Balancing innovation and risk is not about limiting these systems.
It is about using them consciously.
Final thoughts
This article is not meant to be a complete or perfectly accurate explanation of how LLMs work.
It is my attempt to understand them, and to share that understanding in a way that others can follow, even without a technical background.
Because the reality is that these tools are already part of everyday life.
People across all fields are using them.
And that’s not a bad thing.
But it does make it important to at least have a rough idea of what we are interacting with.
For me, learning how these systems work didn’t remove the sense of magic.
It just replaced blind trust with informed curiosity.
I now see both the limitations and the possibilities more clearly.
And that, in itself, changes how I use them.
Understanding how these systems work doesn’t make them less impressive. If anything, it raises a bigger question.
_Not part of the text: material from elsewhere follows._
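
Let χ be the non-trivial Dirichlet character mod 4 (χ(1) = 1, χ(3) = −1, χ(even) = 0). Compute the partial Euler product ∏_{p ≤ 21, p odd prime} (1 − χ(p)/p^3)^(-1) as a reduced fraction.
∏ = 2463517706231725/2542314678779904

The odd primes p ≤ 21 are [3, 5, 7, 11, 13, 17, 19]. For each, χ(p) = 1 if p ≡ 1 mod 4, χ(p) = −1 if p ≡ 3 mod 4. Taking (1 − χ(p)/p^3)^(-1) = p^3/(p^3 − χ(p)): (1 − (-1)/3^3)^(-1) · (1 − (1)/5^3)^(-1) · (1 − (-1)/7^3)^(-1) · (1 − (-1)/11^3)^(-1) · (1 − (1)/13^3)^(-1) · (1 − (1)/17^3)^(-1) · (1 − (-1)/19^3)^(-1) = 2463517706231725/2542314678779904.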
At a very abstract level, both LLMs and humans are systems that learn patterns and make predictions. Whether there is something fundamentally different between us, or whether it is just a matter of scale and time, is a question I don’t think anyone can answer confidently yet.
That’s a much bigger discussion, and one I’m still thinking about.
If this article helped clarify things, or at least sparked a bit of curiosity, then it did its job.
If you want to go deeper
If you’re interested in learning more, I highly recommend:
- Build a Large Language Model (From Scratch) by Sebastian Raschka
- The excellent visual explanations by 3Blue1Brown
- A collection of known system prompts for popular models
Note:
The exact way these mechanisms work internally is still an active area of research.
The transformer architecture was introduced in the paper Attention Is All You Need, developed at Google.
While attention itself is well understood mathematically, behaviors that resemble “memory” are less straightforward. Research suggests that models do not store facts explicitly, but rather reconstruct them from patterns in their internal representations.
A good example of this is explored in Fact finding: attempting to reverse engineer factual recall on the neuron level, which investigates how models retrieve information without having a traditional memory.